Meta unveiled a novel complementary stand-alone AI image generation platform called Imagine with AI on Wednesday. This image-generative tool is based on its Emu image synthesis model, and its training data contains 1.1 billion publicly accessible images on Facebook and Instagram. With this capability, you can easily generate unique images based on the textual prompts.
This is the era of generative AI, and every day new updates are rolling out on the internet. Today, it is the turn of Meta, and it is taking the spotlight by introducing AI tools across its services and on the website. The company has launched a new AI image generator tool that is trained on a wealth of Facebook and Instagram photos.
Before, this technology was limited to Meta’s messaging and social networking apps like Instagram.
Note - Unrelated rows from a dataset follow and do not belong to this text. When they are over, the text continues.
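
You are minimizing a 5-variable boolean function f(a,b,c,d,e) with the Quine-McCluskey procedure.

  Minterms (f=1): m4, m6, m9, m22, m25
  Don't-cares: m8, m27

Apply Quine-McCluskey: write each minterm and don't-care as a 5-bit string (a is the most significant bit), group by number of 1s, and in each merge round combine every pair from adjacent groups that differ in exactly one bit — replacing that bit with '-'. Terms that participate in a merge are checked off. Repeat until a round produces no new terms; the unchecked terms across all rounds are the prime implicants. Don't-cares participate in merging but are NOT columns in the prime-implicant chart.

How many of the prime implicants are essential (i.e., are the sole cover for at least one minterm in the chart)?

2

Round 0: 00100✓ 00110✓ 01000✓ 01001✓ 10110✓ 11001✓ 11011✓
Round 1: -0110 -1001 001-0 0100- 110-1
PIs = {-0110, -1001, 001-0, 0100-, 110-1}
Coverage chart:
  m4: 001-0 ←essential
  m6: -0110,001-0
  m9: -1001,0100-
  m22: -0110 ←essential
  m25: -1001,110-1
Essential: -0110, 001-0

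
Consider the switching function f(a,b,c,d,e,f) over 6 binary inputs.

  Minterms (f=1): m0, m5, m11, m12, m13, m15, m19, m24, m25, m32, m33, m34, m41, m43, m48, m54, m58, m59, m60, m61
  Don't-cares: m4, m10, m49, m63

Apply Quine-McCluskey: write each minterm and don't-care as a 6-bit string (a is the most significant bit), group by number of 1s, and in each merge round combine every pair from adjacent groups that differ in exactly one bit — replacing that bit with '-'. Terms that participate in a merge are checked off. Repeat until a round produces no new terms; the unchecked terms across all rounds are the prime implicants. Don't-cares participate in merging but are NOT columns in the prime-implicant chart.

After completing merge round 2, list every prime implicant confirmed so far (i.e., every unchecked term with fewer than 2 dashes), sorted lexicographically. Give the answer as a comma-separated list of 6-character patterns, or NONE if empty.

size-2^0 implicants → 000000(✓)  000100(✓)  000101(✓)  001010(✓)  001011(✓)  001100(✓)  001101(✓)  001111(✓)  010011  011000(✓)  011001(✓)  100000(✓)  100001(✓)  100010(✓)  101001(✓)  101011(✓)  110000(✓)  110001(✓)  110110  111010(✓)  111011(✓)  111100(✓)  111101(✓)  111111(✓)
size-2^1 implicants → -00000  -01011  00-100(✓)  00-101(✓)  000-00  00010-(✓)  001-11  00101-  0011-1  00110-(✓)  01100-  1-0000(✓)  1-0001(✓)  1-1011  10-001  1000-0  10000-(✓)  1010-1  11000-(✓)  111-11  11101-  1111-1  11110-
size-2^2 implicants → 00-10-  1-000-
Unchecked terms (primes): -00000, -01011, 00-10-, 000-00, 001-11, 00101-, 0011-1, 010011, 01100-, 1-000-, 1-1011, 10-001, 1000-0, 1010-1, 110110, 111-11, 11101-, 1111-1, 11110-

-00000, -01011, 000-00, 001-11, 00101-, 0011-1, 010011, 01100-, 1-1011, 10-001, 1000-0, 1010-1, 110110, 111-11, 11101-, 1111-1, 11110-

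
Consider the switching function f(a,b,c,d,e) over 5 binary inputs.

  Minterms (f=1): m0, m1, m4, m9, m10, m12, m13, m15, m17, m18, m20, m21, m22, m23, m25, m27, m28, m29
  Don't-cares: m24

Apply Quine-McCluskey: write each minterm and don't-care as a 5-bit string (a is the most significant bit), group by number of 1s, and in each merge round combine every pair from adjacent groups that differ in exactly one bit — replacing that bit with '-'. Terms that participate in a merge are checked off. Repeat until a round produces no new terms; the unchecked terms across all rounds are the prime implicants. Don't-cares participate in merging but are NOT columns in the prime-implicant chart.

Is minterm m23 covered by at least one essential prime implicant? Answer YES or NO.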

Now, it is widely available on the website.
If you are already on Facebook or Instagram, then there is a chance that your images present on social media also contribute to the Emu training. As you have heard the well-known saying, ‘‘If you’re not paying for it, then you are the product.’’
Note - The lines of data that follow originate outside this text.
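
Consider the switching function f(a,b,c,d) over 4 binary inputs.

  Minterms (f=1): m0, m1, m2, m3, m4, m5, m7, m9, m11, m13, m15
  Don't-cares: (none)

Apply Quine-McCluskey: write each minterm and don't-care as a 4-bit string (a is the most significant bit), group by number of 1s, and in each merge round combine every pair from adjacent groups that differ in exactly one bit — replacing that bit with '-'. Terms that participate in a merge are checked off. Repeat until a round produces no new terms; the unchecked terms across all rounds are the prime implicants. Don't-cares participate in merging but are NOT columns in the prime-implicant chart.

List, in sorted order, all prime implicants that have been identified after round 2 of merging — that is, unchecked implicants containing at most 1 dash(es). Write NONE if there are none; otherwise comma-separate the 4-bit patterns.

size-2^0 implicants → 0000(✓)  0001(✓)  0010(✓)  0011(✓)  0100(✓)  0101(✓)  0111(✓)  1001(✓)  1011(✓)  1101(✓)  1111(✓)
size-2^1 implicants → -001(✓)  -011(✓)  -101(✓)  -111(✓)  0-00(✓)  0-01(✓)  0-11(✓)  00-0(✓)  00-1(✓)  000-(✓)  001-(✓)  01-1(✓)  010-(✓)  1-01(✓)  1-11(✓)  10-1(✓)  11-1(✓)
size-2^2 implicants → --01(✓)  --11(✓)  -0-1(✓)  -1-1(✓)  0--1(✓)  0-0-  00--  1--1(✓)
size-2^3 implicants → ---1
Unchecked terms (primes): ---1, 0-0-, 00--

NONE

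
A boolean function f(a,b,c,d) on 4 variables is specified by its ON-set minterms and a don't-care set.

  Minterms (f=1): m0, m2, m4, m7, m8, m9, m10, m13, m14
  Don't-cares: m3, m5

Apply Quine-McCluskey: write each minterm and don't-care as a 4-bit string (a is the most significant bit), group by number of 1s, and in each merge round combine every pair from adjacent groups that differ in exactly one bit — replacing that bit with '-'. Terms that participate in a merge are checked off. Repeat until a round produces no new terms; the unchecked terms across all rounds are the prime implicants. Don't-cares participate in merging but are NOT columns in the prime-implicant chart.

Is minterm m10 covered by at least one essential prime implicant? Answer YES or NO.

Round 0: 0000✓ 0010✓ 0011✓ 0100✓ 0101✓ 0111✓ 1000✓ 1001✓ 1010✓ 1101✓ 1110✓
Round 1: -000✓ -010✓ -101 0-00 0-11 00-0✓ 001- 01-1 010- 1-01 1-10 10-0✓ 100-
Round 2: -0-0
PIs = {-0-0, -101, 0-00, 0-11, 001-, 01-1, 010-, 1-01, 1-10, 100-}
Coverage chart:
  m0: -0-0,0-00
  m2: -0-0,001-
  m4: 0-00,010-
  m7: 0-11,01-1
  m8: -0-0,100-
  m9: 1-01,100-
  m10: -0-0,1-10
  m13: -101,1-01
  m14: 1-10 ←essential
Essential: 1-10

YES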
Back in 2016, Instagram users uploaded more than 95 million photos daily, however, the data set employed by Meta to train its AI model is 1.1 billion which is a very small fraction of the overall photo library.
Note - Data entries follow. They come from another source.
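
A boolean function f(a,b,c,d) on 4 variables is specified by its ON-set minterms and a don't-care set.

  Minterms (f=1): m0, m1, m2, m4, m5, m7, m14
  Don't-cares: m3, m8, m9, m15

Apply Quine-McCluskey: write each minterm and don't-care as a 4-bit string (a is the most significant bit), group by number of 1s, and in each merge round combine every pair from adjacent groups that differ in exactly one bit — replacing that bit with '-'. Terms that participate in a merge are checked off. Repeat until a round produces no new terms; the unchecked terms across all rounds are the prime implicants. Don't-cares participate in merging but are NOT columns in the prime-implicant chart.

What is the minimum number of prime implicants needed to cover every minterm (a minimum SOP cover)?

4

size-2^0 implicants → 0000(✓)  0001(✓)  0010(✓)  0011(✓)  0100(✓)  0101(✓)  0111(✓)  1000(✓)  1001(✓)  1110(✓)  1111(✓)
size-2^1 implicants → -000(✓)  -001(✓)  -111  0-00(✓)  0-01(✓)  0-11(✓)  00-0(✓)  00-1(✓)  000-(✓)  001-(✓)  01-1(✓)  010-(✓)  100-(✓)  111-
size-2^2 implicants → -00-  0--1  0-0-  00--
Unchecked terms (primes): -00-, -111, 0--1, 0-0-, 00--, 111-
Minterm coverage:
  m0 ⊆ -00-,0-0-,00--
  m1 ⊆ -00-,0--1,0-0-,00--
  m2 ⊆ 00-- [E]
  m4 ⊆ 0-0- [E]
  m5 ⊆ 0--1,0-0-
  m7 ⊆ -111,0--1
  m14 ⊆ 111- [E]
E = {0-0-, 00--, 111-}
Petrick residual → -111
Cover = bcd + a'c' + a'b' + abc  |cover|=4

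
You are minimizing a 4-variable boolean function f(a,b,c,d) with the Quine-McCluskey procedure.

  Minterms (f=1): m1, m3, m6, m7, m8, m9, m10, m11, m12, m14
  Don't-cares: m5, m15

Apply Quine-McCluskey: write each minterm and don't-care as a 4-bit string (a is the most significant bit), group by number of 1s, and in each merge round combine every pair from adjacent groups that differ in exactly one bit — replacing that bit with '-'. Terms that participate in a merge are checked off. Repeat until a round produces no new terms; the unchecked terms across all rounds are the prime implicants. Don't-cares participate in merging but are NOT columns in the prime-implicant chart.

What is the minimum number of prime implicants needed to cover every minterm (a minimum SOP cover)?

3

[col 0] 0001*, 0011*, 0101*, 0110*, 0111*, 1000*, 1001*, 1010*, 1011*, 1100*, 1110*, 1111*
[col 1] -001*, -011*, -110*, -111*, 0-01*, 0-11*, 00-1*, 01-1*, 011-*, 1-00*, 1-10*, 1-11*, 10-0*, 10-1*, 100-*, 101-*, 11-0*, 111-*
[col 2] --11, -0-1, -11-, 0--1, 1--0, 1-1-, 10--
Prime implicants: --11, -0-1, -11-, 0--1, 1--0, 1-1-, 10--
PI chart (minterm → PIs covering it):
  1 | -0-1,0--1
  3 | --11,-0-1,0--1
  6 | -11-  (sole → essential)
  7 | --11,-11-,0--1
  8 | 1--0,10--
  9 | -0-1,10--
  10 | 1--0,1-1-,10--
  11 | --11,-0-1,1-1-,10--
  12 | 1--0  (sole → essential)
  14 | -11-,1--0,1-1-
Essential prime implicants: -11-, 1--0
Petrick residual → -0-1
Minimum SOP uses 3 PIs: b'd + bc + ad'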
Meta gives its assurance that they exclusively utilizes public photos for its training purpose and that they don’t touch private photos. So, if you choose to set your photo to private on Facebook and Instagram, then your photos won’t be incorporated into the AI model training unless there is a change in the policies in the future.
Meta expressed its pleasure by receiving positive feedback from users who have shared their experience of using Imagine with AI and crafting fun and creative content in chats. In their official announcement, they declared that they are expanding access to Imagine outside of the chat, making it available in the United States through Imagine.meta.com.
This platform is specially designed for creative enthusiasts and lets them create the image by using the technology from Emu, Meta foundation image model.
Just like a Stable Diffusion, DALL-E 3 and Medijourney, the Imagine with Meta AI platform that is trained on the visual data produced novel images. To utilize this, users are required to have a meta account, which can easily be imported from the existing Instagram and Facebook accounts.
Each generated image is 1280 by 1280 pixels in JPEG format that also contains the watermark of Imagine with AI, but it can easily be covered up by users. Meta plans to introduce the invisible watermark which is a digital watermark embedded in an image data and cannot be visible to the naked eye. This watermark will be impossible to cover up compared to the current ones.
Meta model demonstrates its proficiency in generating photo-realistic images but it still falls slightly short of the exceptional quality achieved by Midjourney. It is proficient in handling intricate prompts and surpasses the DALL-E capabilities.
Overall, Meta image generation capabilities seem to align with the industry average. It offers a competitive but not groundbreaking performance in the current landscape of AI-driven image generation.
The latest evolution of AI stirs a commotion, and the obvious issue is that people who shared their art and photos online before the advent of AI will use their artwork to train the AI. Just because someone shares their photos on the internet doesn’t mean that they want their work to be used to train AI tools. This is an ongoing debate on getting permission to use art and written work for AI training among communities that also currently undergoing legal battles.